Question 1195
 This question is not easy for high school students,since some special
 polynomial identities should be used.

 Sol:
 First identity about the square: a^2+b^2+c^2 = (a+b+c)^2 - 2(ab+bc+ca) ...(*) 
 Second identity about the cube: a^3 + b^3 + c^3 = 
 (a+b+c) ((a+b+c)^2 - 3(ab+bc+ca)) + 3abc ...(**)
 Third identity about the 5th power: a^5 + b^5 + c^5 = 
(a^3 + b^3 + c^3)(a^2 + b^2 + c^2)-(a +b+c)[(ab+bc+ca)^2 -2 abc(a + b+ c)] 
+ abc(ab+ bc+ ca)...(***)

 {The detailed proof of the 2nd & 3rd identities is on the bottom of
  the solution]
  Now,a, b and c are the roots of x^3 - 2x^2 + x +3 = 0 .
 By the relations of roots and coefficients,
 we have a+b+c = 2, ab+bc+ca = 1 ,abc=-3.
 
 From the identity (**),we obtain 
 a^3 + b^3 + c^3 = (a+b+c) ((a+b+c)^2 - 3(ab+bc+ca)) + 3abc 
                 = 2[4  -3] + 3(-3)
                 = -7

 Then by the identity (***) & (*),we obtain  a^5 + b^5 + c^5 = 
 (a^3 + b^3 + c^3) (a^2 + b^2 + c^2)-(a+b+c)[(ab+bc+ca)^2 -2 abc(a + b+ c)] +   abc(ab+ bc+ ca) 
 = (-7)(4-2) - 2[1- 2(-3)*2] + (-3)*1
 = -14 -2 *13 -3
 = -43

 Proof of(**) & (***):
a^3 + b^3 + c^3 -3 abc = a^3 + (b + c)^3 -3bc(b+c)- 3abc 
                        = (a+b+c) (a^2 +(b+c)^2 - a(b+c)) -3bc(a +b+c)
                        = (a+b+c) (a^2 +(b+c)^2 - a(b+c) -3bc)
                        = (a+b+c) (a^2 + b^2+ c^2 - ab -bc-ca )
  [ Use a^2+b^2+c^2 = (a+b+c)^2 - 2(ab+bc+ca) ...(*) ]
                        = (a+b+c) ((a+b+c)^2 - 3(ab+bc+ca))
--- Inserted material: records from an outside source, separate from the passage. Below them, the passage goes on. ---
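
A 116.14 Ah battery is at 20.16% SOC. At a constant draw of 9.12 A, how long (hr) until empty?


Step 1: remaining = SOC/100 * C_total = 20.16/100 * 116.14 = 23.414 Ah
Step 2: t = remaining / I = 23.414 / 9.12 = 2.567 hr

2.567 hr


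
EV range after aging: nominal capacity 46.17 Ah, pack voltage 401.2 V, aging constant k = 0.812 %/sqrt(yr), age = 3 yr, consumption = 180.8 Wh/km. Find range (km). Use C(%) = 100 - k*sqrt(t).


Step 1: capacity retention = 100 - 0.812 * sqrt(3) = 100 - 0.812 * 1.7321 = 98.594%
Step 2: C_now = 46.17 * 98.594/100 = 45.521 Ah
Step 3: E_pack = V * C_now = 401.2 * 45.521 = 18263 Wh
Step 4: range = E_pack / consumption = 18263 / 180.8 = 101.0 km

101.0 km


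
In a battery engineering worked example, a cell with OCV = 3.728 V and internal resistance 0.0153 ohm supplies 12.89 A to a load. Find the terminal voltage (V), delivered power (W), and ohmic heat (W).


Step 1: V_terminal = OCV - I*R = 3.728 - 12.89 * 0.0153 = 3.5308 V
Step 2: P_out = V_terminal * I = 3.5308 * 12.89 = 45.51 W
Step 3: Q = I^2 * R = 12.89^2 * 0.0153 = 2.542 W

V=3.5308 V, P=45.51 W, Q=2.542 W


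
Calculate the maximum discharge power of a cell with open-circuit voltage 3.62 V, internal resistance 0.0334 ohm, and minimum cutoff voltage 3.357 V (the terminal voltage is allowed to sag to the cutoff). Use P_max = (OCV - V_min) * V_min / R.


P_max = (OCV - V_min) * V_min / R = (3.62 - 3.357) * 3.357 / 0.0334 = 0.263 * 3.357 / 0.0334 = 26.43 W

26.43 W


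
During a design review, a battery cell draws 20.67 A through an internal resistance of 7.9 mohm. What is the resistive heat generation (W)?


Convert: R = 7.9 mohm = 0.0079 ohm
I^2 = 427.25
Q = 427.25 * 0.0079 = 3.375 W

3.375 W


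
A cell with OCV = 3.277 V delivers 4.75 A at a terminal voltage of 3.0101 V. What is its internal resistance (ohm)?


R = (OCV - V) / I = (3.277 - 3.0101) / 4.75 = 0.05619 ohm

0.05619 ohm


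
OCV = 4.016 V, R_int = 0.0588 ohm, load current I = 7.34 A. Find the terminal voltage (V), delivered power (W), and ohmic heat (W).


Step 1: V_terminal = OCV - I*R = 4.016 - 7.34 * 0.0588 = 3.5844 V
Step 2: P_out = V_terminal * I = 3.5844 * 7.34 = 26.31 W
Step 3: Q = I^2 * R = 7.34^2 * 0.0588 = 3.168 W

V=3.5844 V, P=26.31 W, Q=3.168 W


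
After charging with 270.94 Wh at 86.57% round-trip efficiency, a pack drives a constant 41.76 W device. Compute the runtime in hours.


Step 1: E_discharge = eta/100 * E_charge = 86.57/100 * 270.94 = 234.55 Wh
Step 2: t = E_discharge / P = 234.55 / 41.76 = 5.617 hr

5.617 hr


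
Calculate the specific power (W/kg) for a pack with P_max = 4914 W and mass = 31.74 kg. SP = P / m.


SP = P / m = 4914 / 31.74 = 154.8 W/kg

154.8 W/kg


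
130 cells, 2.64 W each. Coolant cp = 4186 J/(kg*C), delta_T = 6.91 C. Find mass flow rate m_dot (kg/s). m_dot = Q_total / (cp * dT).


Step 1: Total heat Q = 130 * 2.64 W = 343.2 W
Step 2: denom = cp * dT = 4186 * 6.91 = 28925
Step 3: m_dot = 343.2 / 28925 = 0.01187 kg/s

0.01187 kg/s


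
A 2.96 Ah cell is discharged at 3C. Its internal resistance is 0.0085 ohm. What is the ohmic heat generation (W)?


Step 1: I = C_rate * capacity = 3 * 2.96 = 8.88 A
Step 2: Q = I^2 * R = 8.88^2 * 0.0085 = 78.854 * 0.0085 = 0.6703 W

0.6703 W


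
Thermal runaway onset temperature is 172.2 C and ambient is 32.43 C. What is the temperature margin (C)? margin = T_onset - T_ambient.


margin = T_onset - T_ambient = 172.2 - 32.43 = 139.77 C

139.77 C


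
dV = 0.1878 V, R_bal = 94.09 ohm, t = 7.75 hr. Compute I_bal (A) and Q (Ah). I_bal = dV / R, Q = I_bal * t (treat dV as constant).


I_bal = dV / R = 0.1878 / 94.09 = 0.001996 A
Q = I_bal * t = 0.001996 * 7.75 = 0.01547 Ah

I=0.001996 A, Q=0.01547 Ah


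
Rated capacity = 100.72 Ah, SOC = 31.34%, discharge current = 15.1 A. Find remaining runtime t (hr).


Step 1: remaining = SOC/100 * C_total = 31.34/100 * 100.72 = 31.566 Ah
Step 2: t = remaining / I = 31.566 / 15.1 = 2.090 hr

2.090 hr


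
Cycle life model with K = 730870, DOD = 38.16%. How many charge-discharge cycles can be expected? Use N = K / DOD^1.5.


Step 1: DOD^1.5 = 38.16^1.5 = 235.73
Step 2: N = 730870 / 235.73 = 3100 cycles

3100 cycles


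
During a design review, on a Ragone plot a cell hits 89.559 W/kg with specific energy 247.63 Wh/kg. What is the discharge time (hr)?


t = E / P = 247.63 / 89.559 = 2.765 hr

2.765 hr


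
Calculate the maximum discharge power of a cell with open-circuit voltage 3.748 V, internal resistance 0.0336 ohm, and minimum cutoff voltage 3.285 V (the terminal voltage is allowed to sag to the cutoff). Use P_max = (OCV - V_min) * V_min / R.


dV = OCV - V_min = 0.463 V (so I_max = dV / R)
P_max = dV * V_min / R = 0.463 * 3.285 / 0.0336 = 45.27 W

45.27 W


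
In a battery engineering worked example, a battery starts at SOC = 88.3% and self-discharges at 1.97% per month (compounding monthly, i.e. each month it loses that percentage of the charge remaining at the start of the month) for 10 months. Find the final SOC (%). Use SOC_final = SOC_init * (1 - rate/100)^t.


Monthly retention factor = 1 - 1.97/100 = 0.9803
Over 10 months: factor^10 = 0.81958
SOC_final = 88.3 * 0.81958 = 72.37%

72.37%


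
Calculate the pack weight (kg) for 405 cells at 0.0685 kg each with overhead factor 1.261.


m_pack = n * m_cell * overhead = 405 * 0.0685 * 1.261 = 34.98 kg

34.98 kg


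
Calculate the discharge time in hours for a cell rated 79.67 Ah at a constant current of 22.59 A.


Runtime = 79.67 Ah / 22.59 A = 3.527 hr

3.527 hr


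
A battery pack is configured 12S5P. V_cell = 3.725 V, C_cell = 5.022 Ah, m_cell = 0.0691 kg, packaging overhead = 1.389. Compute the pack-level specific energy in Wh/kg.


Step 1: V_pack = 12 * 3.725 = 44.7 V
Step 2: C_pack = 5 * 5.022 = 25.11 Ah
Step 3: E_pack = V_pack * C_pack = 44.7 * 25.11 = 1122.4 Wh
Step 4: m_pack = 12 * 5 * 0.0691 * 1.389 = 5.7588 kg
Step 5: ED = E_pack / m_pack = 1122.4 / 5.7588 = 194.9 Wh/kg

194.9 Wh/kg


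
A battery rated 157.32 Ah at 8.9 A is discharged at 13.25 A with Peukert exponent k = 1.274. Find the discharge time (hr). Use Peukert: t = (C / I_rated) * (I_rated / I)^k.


t_rated = C / I_rated = 157.32 / 8.9 = 17.676 hr
(I_rated/I)^k = (0.6717)^1.274 = 0.60231
t = t_rated * (I_rated/I)^k = 17.676 * 0.60231 = 10.65 hr

10.65 hr


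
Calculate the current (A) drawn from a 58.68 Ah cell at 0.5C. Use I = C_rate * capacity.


I = C_rate * capacity = 0.5 * 58.68 = 29.34 A

29.34 A


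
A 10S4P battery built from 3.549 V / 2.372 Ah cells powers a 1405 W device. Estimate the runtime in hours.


Step 1: E_pack = Ns * V_cell * Np * C_cell = 10 * 3.549 * 4 * 2.372 = 336.73 Wh
Step 2: t = E_pack / P = 336.73 / 1405 = 0.2397 hr

0.2397 hr


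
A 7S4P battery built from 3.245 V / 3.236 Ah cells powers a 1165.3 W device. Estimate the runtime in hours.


Step 1: E_pack = Ns * V_cell * Np * C_cell = 7 * 3.245 * 4 * 3.236 = 294.02 Wh
Step 2: t = E_pack / P = 294.02 / 1165.3 = 0.2523 hr

0.2523 hr


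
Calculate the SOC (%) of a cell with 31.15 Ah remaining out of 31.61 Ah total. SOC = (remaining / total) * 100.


SOC% = 31.15 / 31.61 * 100 = 98.54%

98.54%


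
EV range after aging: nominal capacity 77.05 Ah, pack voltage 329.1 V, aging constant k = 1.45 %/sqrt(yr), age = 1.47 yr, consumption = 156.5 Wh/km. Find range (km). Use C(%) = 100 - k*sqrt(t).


Step 1: capacity retention = 100 - 1.45 * sqrt(1.47) = 100 - 1.45 * 1.2124 = 98.242%
Step 2: C_now = 77.05 * 98.242/100 = 75.695 Ah
Step 3: E_pack = V * C_now = 329.1 * 75.695 = 24911 Wh
Step 4: range = E_pack / consumption = 24911 / 156.5 = 159.2 km

159.2 km


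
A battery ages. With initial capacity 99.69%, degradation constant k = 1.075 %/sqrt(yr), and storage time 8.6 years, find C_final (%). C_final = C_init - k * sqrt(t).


Step 1: sqrt(8.6 yr) = 2.9326
Step 2: drop = 1.075 * 2.9326 = 3.1525
Step 3: C_final = 99.69 - 3.1525 = 96.54%

96.54%


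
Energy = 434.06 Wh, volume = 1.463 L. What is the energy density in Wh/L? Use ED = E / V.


Volumetric ED = 434.06 Wh / 1.463 L = 296.7 Wh/L

296.7 Wh/L


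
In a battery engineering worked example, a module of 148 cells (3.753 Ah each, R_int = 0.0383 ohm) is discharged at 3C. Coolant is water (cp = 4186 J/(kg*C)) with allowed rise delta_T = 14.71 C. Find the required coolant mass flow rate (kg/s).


Step 1: I = 3 * 3.753 = 11.259 A
Step 2: Q_cell = I^2 * R = 11.259^2 * 0.0383 = 4.8551 W
Step 3: Q_total = 148 * 4.8551 = 718.55 W
Step 4: m_dot = Q_total / (cp * dT) = 718.55 / (4186 * 14.71) = 0.01167 kg/s

0.01167 kg/s


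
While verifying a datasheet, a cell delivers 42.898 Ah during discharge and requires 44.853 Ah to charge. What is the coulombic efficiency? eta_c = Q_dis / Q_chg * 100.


Coulombic efficiency = 42.898/44.853 * 100% = 95.64%

95.64%


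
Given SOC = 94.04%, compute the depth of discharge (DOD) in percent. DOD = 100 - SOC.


Complement of SOC: DOD = 100% - 94.04% = 5.96%

5.96%


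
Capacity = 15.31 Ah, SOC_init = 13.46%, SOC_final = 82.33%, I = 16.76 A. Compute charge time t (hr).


Step 1: dSOC = 82.33% - 13.46% = 68.87%
Step 2: delta_Ah = 15.31 * 68.87 / 100 = 10.544 Ah
Step 3: t = 10.544 / 16.76 = 0.6291 hr

0.6291 hr


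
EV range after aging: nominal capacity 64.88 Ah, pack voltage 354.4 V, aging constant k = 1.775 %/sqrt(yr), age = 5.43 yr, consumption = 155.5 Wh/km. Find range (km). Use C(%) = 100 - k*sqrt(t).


Step 1: capacity retention = 100 - 1.775 * sqrt(5.43) = 100 - 1.775 * 2.3302 = 95.864%
Step 2: C_now = 64.88 * 95.864/100 = 62.197 Ah
Step 3: E_pack = V * C_now = 354.4 * 62.197 = 22043 Wh
Step 4: range = E_pack / consumption = 22043 / 155.5 = 141.8 km

141.8 km


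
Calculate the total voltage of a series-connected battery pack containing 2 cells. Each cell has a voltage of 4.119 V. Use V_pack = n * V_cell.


V_pack = n * V_cell = 2 * 4.119 = 8.238 V

8.238 V


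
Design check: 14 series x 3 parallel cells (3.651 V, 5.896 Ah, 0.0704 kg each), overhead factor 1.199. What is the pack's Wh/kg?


Step 1: V_pack = 14 * 3.651 = 51.114 V
Step 2: C_pack = 3 * 5.896 = 17.688 Ah
Step 3: E_pack = V_pack * C_pack = 51.114 * 17.688 = 904.1 Wh
Step 4: m_pack = 14 * 3 * 0.0704 * 1.199 = 3.5452 kg
Step 5: ED = E_pack / m_pack = 904.1 / 3.5452 = 255.0 Wh/kg

255.0 Wh/kg


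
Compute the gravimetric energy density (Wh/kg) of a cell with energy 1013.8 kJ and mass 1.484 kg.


Convert: E = 1013.8 kJ = 281.61 Wh
ED = E / m = 281.61 / 1.484 = 189.8 Wh/kg

189.8 Wh/kg


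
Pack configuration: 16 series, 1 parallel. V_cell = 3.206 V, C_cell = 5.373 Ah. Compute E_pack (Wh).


E = Ns * Vcell * Np * Ccell = 16 * 3.206 * 1 * 5.373 = 275.6 Wh

275.6 Wh


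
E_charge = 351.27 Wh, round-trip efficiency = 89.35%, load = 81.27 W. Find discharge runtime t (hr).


Step 1: E_discharge = eta/100 * E_charge = 89.35/100 * 351.27 = 313.86 Wh
Step 2: t = E_discharge / P = 313.86 / 81.27 = 3.862 hr

3.862 hr


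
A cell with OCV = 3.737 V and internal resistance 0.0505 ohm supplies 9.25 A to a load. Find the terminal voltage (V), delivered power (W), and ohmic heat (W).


Step 1: V_terminal = OCV - I*R = 3.737 - 9.25 * 0.0505 = 3.2699 V
Step 2: P_out = V_terminal * I = 3.2699 * 9.25 = 30.25 W
Step 3: Q = I^2 * R = 9.25^2 * 0.0505 = 4.321 W

V=3.2699 V, P=30.25 W, Q=4.321 W


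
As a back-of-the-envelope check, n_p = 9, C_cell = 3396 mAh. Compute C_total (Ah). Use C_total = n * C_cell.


Convert: C_cell = 3396 mAh = 3.396 Ah
C_total = 9 * 3.396 = 30.564 Ah

30.564 Ah


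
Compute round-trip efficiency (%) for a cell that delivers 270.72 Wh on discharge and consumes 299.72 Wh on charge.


Round-trip efficiency = 270.72/299.72 * 100% = 90.32%

90.32%


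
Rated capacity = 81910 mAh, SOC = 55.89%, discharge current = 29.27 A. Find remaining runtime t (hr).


Convert: C_total = 81910 mAh = 81.91 Ah
Step 1: remaining = SOC/100 * C_total = 55.89/100 * 81.91 = 45.779 Ah
Step 2: t = remaining / I = 45.779 / 29.27 = 1.564 hr

1.564 hr


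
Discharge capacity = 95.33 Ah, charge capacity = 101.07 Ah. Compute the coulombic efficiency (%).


eta_c = Q_dis / Q_chg * 100 = 95.33 / 101.07 * 100 = 94.32%

94.32%


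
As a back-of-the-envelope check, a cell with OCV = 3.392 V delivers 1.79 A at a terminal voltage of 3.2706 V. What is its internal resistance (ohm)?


R = (OCV - V) / I = (3.392 - 3.2706) / 1.79 = 0.06782 ohm

0.06782 ohm


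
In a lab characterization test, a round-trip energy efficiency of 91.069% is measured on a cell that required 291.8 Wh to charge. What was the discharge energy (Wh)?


E_dis = eta/100 * E_chg = 91.069/100 * 291.8 = 265.7 Wh

265.7 Wh


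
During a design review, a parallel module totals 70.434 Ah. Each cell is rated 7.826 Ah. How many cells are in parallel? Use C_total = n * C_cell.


n = C_total / C_cell = 70.434 / 7.826 = 9

9


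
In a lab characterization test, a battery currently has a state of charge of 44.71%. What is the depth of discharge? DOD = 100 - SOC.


DOD = 100 - SOC = 100 - 44.71 = 55.29%

55.29%


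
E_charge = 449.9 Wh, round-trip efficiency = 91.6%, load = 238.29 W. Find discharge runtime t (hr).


Step 1: E_discharge = eta/100 * E_charge = 91.6/100 * 449.9 = 412.11 Wh
Step 2: t = E_discharge / P = 412.11 / 238.29 = 1.729 hr

1.729 hr


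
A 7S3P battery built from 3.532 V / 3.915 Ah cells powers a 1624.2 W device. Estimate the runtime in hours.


Step 1: E_pack = Ns * V_cell * Np * C_cell = 7 * 3.532 * 3 * 3.915 = 290.38 Wh
Step 2: t = E_pack / P = 290.38 / 1624.2 = 0.1788 hr

0.1788 hr


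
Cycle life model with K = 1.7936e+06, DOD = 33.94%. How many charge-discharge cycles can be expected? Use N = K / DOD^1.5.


DOD^1.5 = 197.73
N = K / DOD^1.5 = 1.7936e+06 / 197.73 = 9071

9071 cycles


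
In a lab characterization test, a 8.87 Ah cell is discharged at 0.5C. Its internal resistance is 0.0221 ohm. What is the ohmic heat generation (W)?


Step 1: I = C_rate * capacity = 0.5 * 8.87 = 4.435 A
Step 2: Q = I^2 * R = 4.435^2 * 0.0221 = 19.669 * 0.0221 = 0.4347 W

0.4347 W


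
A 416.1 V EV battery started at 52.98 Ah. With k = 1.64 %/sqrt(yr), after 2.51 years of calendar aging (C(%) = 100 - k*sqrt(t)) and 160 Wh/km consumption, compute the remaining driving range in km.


Step 1: capacity retention = 100 - 1.64 * sqrt(2.51) = 100 - 1.64 * 1.5843 = 97.402%
Step 2: C_now = 52.98 * 97.402/100 = 51.604 Ah
Step 3: E_pack = V * C_now = 416.1 * 51.604 = 21472 Wh
Step 4: range = E_pack / consumption = 21472 / 160 = 134.2 km

134.2 km


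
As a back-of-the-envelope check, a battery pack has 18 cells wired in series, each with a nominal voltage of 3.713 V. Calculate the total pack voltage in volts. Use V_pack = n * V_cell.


V_pack = n * V_cell = 18 * 3.713 = 66.834 V

66.834 V


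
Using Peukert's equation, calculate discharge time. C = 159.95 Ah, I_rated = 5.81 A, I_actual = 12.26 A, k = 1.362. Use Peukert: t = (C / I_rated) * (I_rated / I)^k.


Step 1: t_rated = C / I_rated = 159.95 / 5.81 = 27.53 hr
Step 2: ratio = 5.81 / 12.26 = 0.4739
Step 3: ratio^k = 0.4739^1.362 = 0.36165
Step 4: t = t_rated * ratio^k = 27.53 * 0.36165 = 9.956 hr

9.956 hr


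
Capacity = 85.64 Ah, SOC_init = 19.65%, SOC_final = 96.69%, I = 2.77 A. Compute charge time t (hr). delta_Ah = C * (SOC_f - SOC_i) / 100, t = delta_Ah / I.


Step 1: dSOC = 96.69% - 19.65% = 77.04%
Step 2: delta_Ah = 85.64 * 77.04 / 100 = 65.977 Ah
Step 3: t = 65.977 / 2.77 = 23.82 hr

23.82 hr


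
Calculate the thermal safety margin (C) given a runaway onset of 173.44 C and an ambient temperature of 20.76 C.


margin = T_onset - T_ambient = 173.44 - 20.76 = 152.68 C

152.68 C


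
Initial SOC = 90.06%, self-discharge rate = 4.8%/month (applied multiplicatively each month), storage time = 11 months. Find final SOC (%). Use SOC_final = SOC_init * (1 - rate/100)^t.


Monthly retention factor = 1 - 4.8/100 = 0.952
Over 11 months: factor^11 = 0.58211
SOC_final = 90.06 * 0.58211 = 52.42%

52.42%


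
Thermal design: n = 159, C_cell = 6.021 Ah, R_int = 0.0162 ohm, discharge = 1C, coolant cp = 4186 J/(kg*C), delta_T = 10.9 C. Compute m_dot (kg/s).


Step 1: I = 1 * 6.021 = 6.021 A
Step 2: Q_cell = I^2 * R = 6.021^2 * 0.0162 = 0.58729 W
Step 3: Q_total = 159 * 0.58729 = 93.379 W
Step 4: m_dot = Q_total / (cp * dT) = 93.379 / (4186 * 10.9) = 0.002047 kg/s

0.002047 kg/s


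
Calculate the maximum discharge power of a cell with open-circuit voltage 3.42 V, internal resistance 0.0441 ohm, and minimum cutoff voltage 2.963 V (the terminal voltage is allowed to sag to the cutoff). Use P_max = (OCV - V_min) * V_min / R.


dV = OCV - V_min = 0.457 V (so I_max = dV / R)
P_max = dV * V_min / R = 0.457 * 2.963 / 0.0441 = 30.71 W

30.71 W


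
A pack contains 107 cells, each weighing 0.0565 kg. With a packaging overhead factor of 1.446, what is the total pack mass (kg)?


Cell mass sum = 107 * 0.0565 = 6.0455 kg
With overhead 1.446: m_pack = 6.0455 * 1.446 = 8.742 kg

8.742 kg


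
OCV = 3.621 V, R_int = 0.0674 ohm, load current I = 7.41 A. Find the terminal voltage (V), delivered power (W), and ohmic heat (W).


Step 1: V_terminal = OCV - I*R = 3.621 - 7.41 * 0.0674 = 3.1216 V
Step 2: P_out = V_terminal * I = 3.1216 * 7.41 = 23.13 W
Step 3: Q = I^2 * R = 7.41^2 * 0.0674 = 3.701 W

V=3.1216 V, P=23.13 W, Q=3.701 W


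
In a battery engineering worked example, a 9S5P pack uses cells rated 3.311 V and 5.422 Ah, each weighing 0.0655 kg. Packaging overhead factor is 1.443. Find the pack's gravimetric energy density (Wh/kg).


Step 1: V_pack = 9 * 3.311 = 29.799 V
Step 2: C_pack = 5 * 5.422 = 27.11 Ah
Step 3: E_pack = V_pack * C_pack = 29.799 * 27.11 = 807.85 Wh
Step 4: m_pack = 9 * 5 * 0.0655 * 1.443 = 4.2532 kg
Step 5: ED = E_pack / m_pack = 807.85 / 4.2532 = 189.9 Wh/kg

189.9 Wh/kg


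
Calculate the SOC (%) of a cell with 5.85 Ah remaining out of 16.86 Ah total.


SOC = (remaining / total) * 100 = (5.85 / 16.86) * 100 = 34.70%

34.70%


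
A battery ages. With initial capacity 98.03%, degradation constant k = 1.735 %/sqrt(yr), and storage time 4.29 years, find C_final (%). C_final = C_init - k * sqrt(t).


sqrt(t) = sqrt(4.29) = 2.0712
C_final = 98.03 - 1.735 * 2.0712 = 94.44%

94.44%


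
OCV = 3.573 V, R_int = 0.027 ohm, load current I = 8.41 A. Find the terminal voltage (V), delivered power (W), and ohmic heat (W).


Step 1: V_terminal = OCV - I*R = 3.573 - 8.41 * 0.027 = 3.3459 V
Step 2: P_out = V_terminal * I = 3.3459 * 8.41 = 28.14 W
Step 3: Q = I^2 * R = 8.41^2 * 0.027 = 1.910 W

V=3.3459 V, P=28.14 W, Q=1.910 W


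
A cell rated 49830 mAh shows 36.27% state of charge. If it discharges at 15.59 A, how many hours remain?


Convert: C_total = 49830 mAh = 49.83 Ah
Step 1: remaining = SOC/100 * C_total = 36.27/100 * 49.83 = 18.073 Ah
Step 2: t = remaining / I = 18.073 / 15.59 = 1.159 hr

1.159 hr


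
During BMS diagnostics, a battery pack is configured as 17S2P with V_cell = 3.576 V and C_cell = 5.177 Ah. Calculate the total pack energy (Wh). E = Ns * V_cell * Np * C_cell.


E = Ns * Vcell * Np * Ccell = 17 * 3.576 * 2 * 5.177 = 629.4 Wh

629.4 Wh


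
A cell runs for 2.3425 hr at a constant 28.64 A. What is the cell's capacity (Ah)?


C = I * t = 28.64 * 2.3425 = 67.09 Ah

67.09 Ah


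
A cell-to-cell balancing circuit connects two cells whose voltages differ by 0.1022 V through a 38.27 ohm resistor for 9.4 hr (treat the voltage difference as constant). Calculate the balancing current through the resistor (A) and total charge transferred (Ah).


First, Ohm's law: I_bal = 0.1022 V / 38.27 ohm = 0.0026705 A
Then Q = I * t = 0.0026705 A * 9.4 hr = 0.02510 Ah

I=0.0026705 A, Q=0.02510 Ah


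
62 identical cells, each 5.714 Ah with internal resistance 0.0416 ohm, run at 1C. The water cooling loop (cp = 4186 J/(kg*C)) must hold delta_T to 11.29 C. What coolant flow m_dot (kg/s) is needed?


Step 1: I = 1 * 5.714 = 5.714 A
Step 2: Q_cell = I^2 * R = 5.714^2 * 0.0416 = 1.3582 W
Step 3: Q_total = 62 * 1.3582 = 84.208 W
Step 4: m_dot = Q_total / (cp * dT) = 84.208 / (4186 * 11.29) = 0.001782 kg/s

0.001782 kg/s


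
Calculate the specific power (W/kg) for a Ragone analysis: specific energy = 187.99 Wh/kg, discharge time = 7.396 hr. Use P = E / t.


Specific power = 187.99 Wh/kg / 7.396 hr = 25.42 W/kg

25.42 W/kg


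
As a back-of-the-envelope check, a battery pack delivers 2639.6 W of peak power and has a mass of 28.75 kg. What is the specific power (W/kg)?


SP = P / m = 2639.6 / 28.75 = 91.81 W/kg

91.81 W/kg


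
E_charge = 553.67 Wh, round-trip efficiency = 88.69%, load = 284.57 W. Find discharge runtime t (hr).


Step 1: E_discharge = eta/100 * E_charge = 88.69/100 * 553.67 = 491.05 Wh
Step 2: t = E_discharge / P = 491.05 / 284.57 = 1.726 hr

1.726 hr


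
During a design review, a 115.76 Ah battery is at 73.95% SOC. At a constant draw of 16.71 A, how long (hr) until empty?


Step 1: remaining = SOC/100 * C_total = 73.95/100 * 115.76 = 85.605 Ah
Step 2: t = remaining / I = 85.605 / 16.71 = 5.123 hr

5.123 hr


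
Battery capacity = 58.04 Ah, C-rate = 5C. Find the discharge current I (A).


At 5C: I = 5 * 58.04 Ah = 290.2 A

290.2 A


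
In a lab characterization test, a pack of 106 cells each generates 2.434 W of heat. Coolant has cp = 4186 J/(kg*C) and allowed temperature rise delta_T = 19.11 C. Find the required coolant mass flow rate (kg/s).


Step 1: Total heat Q = 106 * 2.434 W = 258 W
Step 2: denom = cp * dT = 4186 * 19.11 = 79994
Step 3: m_dot = 258 / 79994 = 0.003225 kg/s

0.003225 kg/s


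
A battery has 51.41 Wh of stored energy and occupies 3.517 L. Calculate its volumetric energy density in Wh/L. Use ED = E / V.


Volumetric ED = 51.41 Wh / 3.517 L = 14.62 Wh/L

14.62 Wh/L


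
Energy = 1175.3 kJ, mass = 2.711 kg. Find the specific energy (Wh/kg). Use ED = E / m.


Convert: E = 1175.3 kJ = 326.47 Wh
ED = E / m = 326.47 / 2.711 = 120.4 Wh/kg

120.4 Wh/kg


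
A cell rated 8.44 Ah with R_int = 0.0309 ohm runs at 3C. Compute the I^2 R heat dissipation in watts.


Step 1: I = C_rate * capacity = 3 * 8.44 = 25.32 A
Step 2: Q = I^2 * R = 25.32^2 * 0.0309 = 641.1 * 0.0309 = 19.81 W

19.81 W


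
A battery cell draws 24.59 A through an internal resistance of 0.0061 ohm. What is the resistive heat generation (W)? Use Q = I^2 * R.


I^2 = 604.67
Q = 604.67 * 0.0061 = 3.688 W

3.688 W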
 We get a^3 + b^3 + c^3 = (a+b+c) ((a+b+c)^2 - 3(ab+bc+ca)) + 3abc ...(**)

 (a^3 + b^3 + c^3) (a^2 + b^2 + c^2) = a^5 + b^5 + c^5 + a^2b^2(a + b)+ b^2c^2(b + c)+ c^2a^2(c + a)
 = a^5 + b^5 + c^5 + a^2b^2(a +b+c)+ b^2c^2(a+ b + c)+ c^2a^2(a+b+c) - abc(ab+ bc+ ca)
 = a^5 + b^5 + c^5 + a^2b^2(a +b+c)+ b^2c^2(a+ b + c)+ c^2a^2(a+b+c) - abc(ab+ bc+ ca) 
 = a^5 + b^5 + c^5 + (a +b+c)(a^2b^2+ b^2c^2+ c^2a^2) - abc(ab+ bc+ ca)
= a^5 + b^5 + c^5 + (a +b+c)[(ab+bc+ca)^2 -2 abc(a + b+ c)] - abc(ab+ bc+ ca)

 Hence,a^5 + b^5 + c^5 = 
(a^3 + b^3 + c^3) (a^2 + b^2 + c^2)-(a +b+c)[(ab+bc+ca)^2 -2 abc(a + b+ c)] + abc(ab+ bc+ ca)...(***)


 Try to read carefully for every step. Good luck!